Österreichs alpine Abfahrts-Herren trainieren derzeit auf der Südhalbkugel unter perfekten Bedingungen. "Alles bestens, uns geht es gut", meldete der neue ÖSV-Herren-Rennsportleiter Mathias Berthold aus Portillo in Chile. Seit Ende der vergangenen Woche sind Michael Walchhofer und Co. in Südamerika, um sich dort auf die kommende Weltcup- und WM-Saison vorzubereiten.

Nach einem Zwischenstopp in Santiago de Chile hatte die im Vorjahr so arg gebeutelte Speed-Gruppe von Trainer Andreas Evers am Sonntag das Training in Portillo, 1966 bisher einziger Schauplatz einer Alpin-WM in der Südlichen Hemisphäre, aufgenommen.

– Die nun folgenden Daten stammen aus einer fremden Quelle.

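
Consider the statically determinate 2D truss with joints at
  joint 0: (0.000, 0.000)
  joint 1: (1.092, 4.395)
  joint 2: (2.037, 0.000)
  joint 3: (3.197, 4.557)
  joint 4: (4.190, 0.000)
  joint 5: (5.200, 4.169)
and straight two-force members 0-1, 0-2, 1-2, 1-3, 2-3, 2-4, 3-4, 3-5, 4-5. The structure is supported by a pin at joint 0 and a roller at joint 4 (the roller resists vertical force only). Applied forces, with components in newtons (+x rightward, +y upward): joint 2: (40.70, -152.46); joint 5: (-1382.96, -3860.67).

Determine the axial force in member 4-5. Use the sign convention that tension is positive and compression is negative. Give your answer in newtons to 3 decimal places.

-4057.574

N=6 nodes, M=9 members, R=3 reactions → 2N=12, M+R=12
member 0 (0-1): L=4.5286, (cx,cy)=(0.2411,0.9705)
member 1 (0-2): L=2.0370, (cx,cy)=(1.0000,0.0000)
member 2 (1-2): L=4.4954, (cx,cy)=(0.2102,-0.9777)
member 3 (1-3): L=2.1112, (cx,cy)=(0.9971,0.0767)
member 4 (2-3): L=4.7023, (cx,cy)=(0.2467,0.9691)
member 5 (2-4): L=2.1530, (cx,cy)=(1.0000,0.0000)
member 6 (3-4): L=4.6639, (cx,cy)=(0.2129,-0.9771)
member 7 (3-5): L=2.0402, (cx,cy)=(0.9818,-0.1902)
member 8 (4-5): L=4.2896, (cx,cy)=(0.2355,0.9719)
solve A·x = −loads:
  F[0-1] = -539.6789 N (compression)
  F[0-2] = -1212.1259 N (compression)
  F[1-2] = +516.9267 N (tension)
  F[1-3] = -239.5048 N (compression)
  F[2-3] = -364.1709 N (compression)
  F[2-4] = -1054.3253 N (compression)
  F[3-4] = +464.7791 N (tension)
  F[3-5] = -435.5394 N (compression)
  F[4-5] = -4057.5744 N (compression)
  Rx@0 = +1342.2600 N
  Ry@0 = +523.7542 N
  Ry@4 = +3489.3758 N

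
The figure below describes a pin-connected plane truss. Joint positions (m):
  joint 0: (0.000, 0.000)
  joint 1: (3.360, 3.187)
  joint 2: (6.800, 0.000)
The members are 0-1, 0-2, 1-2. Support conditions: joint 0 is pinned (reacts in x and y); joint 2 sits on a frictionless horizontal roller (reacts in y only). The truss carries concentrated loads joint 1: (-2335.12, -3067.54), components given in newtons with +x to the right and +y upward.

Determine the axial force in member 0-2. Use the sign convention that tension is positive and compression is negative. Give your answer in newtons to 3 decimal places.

454.756

N=3 nodes, M=3 members, R=3 reactions → 2N=6, M+R=6
member 0 (0-1): L=4.6310, (cx,cy)=(0.7255,0.6882)
member 1 (0-2): L=6.8000, (cx,cy)=(1.0000,0.0000)
member 2 (1-2): L=4.6894, (cx,cy)=(0.7336,-0.6796)
solve A·x = −loads:
  F[0-1] = -3845.2490 N (compression)
  F[0-2] = +454.7555 N (tension)
  F[1-2] = -619.9230 N (compression)
  Rx@0 = +2335.1200 N
  Ry@0 = +2646.2302 N
  Ry@2 = +421.3098 N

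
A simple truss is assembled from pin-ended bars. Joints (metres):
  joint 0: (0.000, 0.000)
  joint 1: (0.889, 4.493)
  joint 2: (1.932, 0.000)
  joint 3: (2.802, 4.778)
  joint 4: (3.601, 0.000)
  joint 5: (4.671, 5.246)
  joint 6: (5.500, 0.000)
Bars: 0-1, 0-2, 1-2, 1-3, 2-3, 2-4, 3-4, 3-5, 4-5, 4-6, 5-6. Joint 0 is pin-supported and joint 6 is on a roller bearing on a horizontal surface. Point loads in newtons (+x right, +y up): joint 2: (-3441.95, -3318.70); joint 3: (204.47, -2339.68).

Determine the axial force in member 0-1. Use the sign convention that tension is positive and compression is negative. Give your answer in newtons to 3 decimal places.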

Die Schwerpunkte in diesem vierzehntägigen Trainingskurs liegen im Bereich Abfahrt und Super-G. "Die Bedingungen sind derzeit perfekt. Zwar hat es nicht so viel Schnee, wie wir uns das gewünscht haben, einem hochwertigen Abfahrts- und Super-G Training steht dennoch nichts im Wege", so Berthold.

Für Walchhofer, Mario Scheiber, Georg Streitberger, Klaus Kröll, Andreas Buder, Franz Max, Hans Grugger, Joachim Puchner, Romed Baumann und Hannes Reichelt stehen jeden Vormittag in der Skistation am 2.800 m hohen Inka-See eine eigene Piste und Skidoos zur Verfügung.

"Die Piste ist bestens präpariert und in einem sehr guten Zustand. Mit Hilfe der Skidoos können wir die Läufer schneller wieder zum Start bringen", sagte Berthold. "Zudem brauchen wir sie für das Gleittraining und die Gleittests", erklärte der Nachfolger von Toni Giger, der sich auf die nächsten zehn Tage freuen kann. Der Wetterbericht in Portillo meldet Sonne und angenehme Temperaturen, also optimale Trainingsbedingungen.